Önümüzdeki yerel seçimlerde CHP’yi temsil edecek adayların belirlenme yöntemi sağlıklı mı?
Bu soruyu CHP’nin nabzını tutan partililere yönelttik. Aldığımız yanıtları aşağı yukarı şöyle özetleyebiliriz:
-Özgür Özel’in kurultayda genel başkan seçilirken verdiği sözü tuttuğu söylenemez. Delegelere “Bundan sonra karar, güç, yetki örgütündür. Önseçimin teminatı bir genel başkan olacağım” demişti. O söz, yeterli zaman olmadığı gerekçesine sığınılarak büyük ölçüde havada kaldı.
-Kemal Kılıçdaroğlu’nun dönemindekine benzer yöntemlerle genel merkezde ağırlığı olan gruplar, isimler aday belirlemede etkin oluyorlar. Örnek vermek gerekirse Akdeniz’de kimi adayların belirlenmesinde Ali Mahir Başarır ve Veli Ağbaba’nın neredeyse tek belirleyici oldukları yönünde haberler basına da yansıdı.
-Ekrem İmamoğlu da hiç kuşkusuz aday saptamada genel merkeze egemen olanların dışındaki en önemli ağırlık odağı. Açıklanan İstanbul ilçe adaylarından çoğunluğu İmamoğlu’nun bürokratları arasından seçildi. Dahası, İstanbul Büyükşehir Belediyesi Ulaşım Daire Başkanı Utku Cihan Artvin Hopa’ya, İBB Spor Akademisi İstanbul Şube Müdürü Osman Kalyoncu Trabzon Akçaabat’a aday yapıldı. Bu durum, Recep Tayyip Erdoğan’ın iktidara geldikten sonra, İstanbul Büyükşehir Belediyesi’nde birlikte yakın çalıştığı bürokratları milletvekilliğine, bakanlığa ve ülkenin tepe bürokrasisine taşıması yöntemine benziyor.
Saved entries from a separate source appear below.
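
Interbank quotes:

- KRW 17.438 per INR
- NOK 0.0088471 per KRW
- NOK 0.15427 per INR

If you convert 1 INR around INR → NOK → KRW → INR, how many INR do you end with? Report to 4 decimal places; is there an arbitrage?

Around INR → NOK → KRW → INR: 1 × 0.15427 ÷ 0.0088471 ÷ 17.438 = 0.999963
Product ≈ 1 (deviation 0.004%, within rounding noise).

1.0000 (no arbitrage)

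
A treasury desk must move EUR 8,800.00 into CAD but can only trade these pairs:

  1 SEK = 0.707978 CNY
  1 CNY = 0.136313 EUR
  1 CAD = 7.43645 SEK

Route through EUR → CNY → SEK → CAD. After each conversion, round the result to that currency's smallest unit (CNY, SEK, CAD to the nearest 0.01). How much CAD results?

CAD 12,261.96

EUR 8,800.00 ÷ 0.136313 = CNY 64,557.31
CNY 64,557.31 ÷ 0.707978 = SEK 91,185.47
SEK 91,185.47 ÷ 7.43645 = CAD 12,261.96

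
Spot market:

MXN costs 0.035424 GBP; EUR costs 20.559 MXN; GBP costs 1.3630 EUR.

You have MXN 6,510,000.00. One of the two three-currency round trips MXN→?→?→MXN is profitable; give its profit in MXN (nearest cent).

Profitable loop is MXN → EUR → GBP → MXN:
MXN 6,510,000.00 ÷ 20.559 = EUR 316,649.64
EUR 316,649.64 ÷ 1.3630 = GBP 232,318.15
GBP 232,318.15 ÷ 0.035424 = MXN 6,558,213.44
Profit = MXN 6,558,213.44 − MXN 6,510,000.00

Profit: MXN 48,213.44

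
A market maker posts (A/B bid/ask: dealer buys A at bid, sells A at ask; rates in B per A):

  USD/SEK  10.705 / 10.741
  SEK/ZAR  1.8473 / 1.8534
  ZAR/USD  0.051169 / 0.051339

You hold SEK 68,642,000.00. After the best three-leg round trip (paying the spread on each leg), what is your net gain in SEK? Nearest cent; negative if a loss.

Net profit: SEK 815,789.92

Best loop SEK → ZAR → USD → SEK:
SEK 68,642,000.00 × 1.8473 (sell SEK at bid) = ZAR 126,802,366.60
ZAR 126,802,366.60 × 0.051169 (sell ZAR at bid) = USD 6,488,350.30
USD 6,488,350.30 × 10.705 (sell USD at bid) = SEK 69,457,789.92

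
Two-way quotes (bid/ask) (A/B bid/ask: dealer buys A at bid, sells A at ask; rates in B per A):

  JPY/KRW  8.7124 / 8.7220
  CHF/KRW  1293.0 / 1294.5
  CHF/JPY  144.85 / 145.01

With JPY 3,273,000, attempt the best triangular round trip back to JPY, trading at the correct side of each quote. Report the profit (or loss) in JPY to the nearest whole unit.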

-Benzer bir gelişme de Ankara’da yaşanıyor. Büyük ilçelere, Ankara Büyükşehir Belediye Başkanı Mansur Yavaş kendisine yakın isimlerin aday gösterilmesini istiyor. CHP’li olmasalar bile.
-Eskişehir’de Yılmaz Büyükerşen aday olmadı ama elini süreçten çekmedi. Çekmeye de pek niyetli değil. İstediği ismi aday yaptırdı. Hep arka planda olmayı hedefliyor.
Görüşlerini aldığımız CHP’liler, Özgür Özel’in, parti içindeki tek bir grupla hareket ettiği yönünde yoğun eleştirilere uğradığına da özellikle dikkat çektiler.
Özetle, CHP yerel seçimler öncesi sancılı günler geçiriyor.
AKLINIZI BAŞINIZA TOPLAYINIZ!
Gelinen aşama bellidir:
Adliyenin içinde şeriat istekleri çığlıklanmakta, güvenlik görevlileri seyretmekte; savcılar, yargıçlar gıklarını çıkarmamaktadır.
Yani, anayasa ayaklar altındadır.
Tarikatlara, cemaatlere sırtını dayamış olan buyrukçu Saray düzeni; demokratik, laik Cumhuriyete yönelik giderek artan, hatta devlet organlarınca desteklendiği, korunduğu gözlenen bağnaz başkaldırmaları kullanarak toplumu baskılama, şeriat hukukunu, hilafeti, hatta saltanatı geri getirme sevdasına düşmüş gözükmektedir.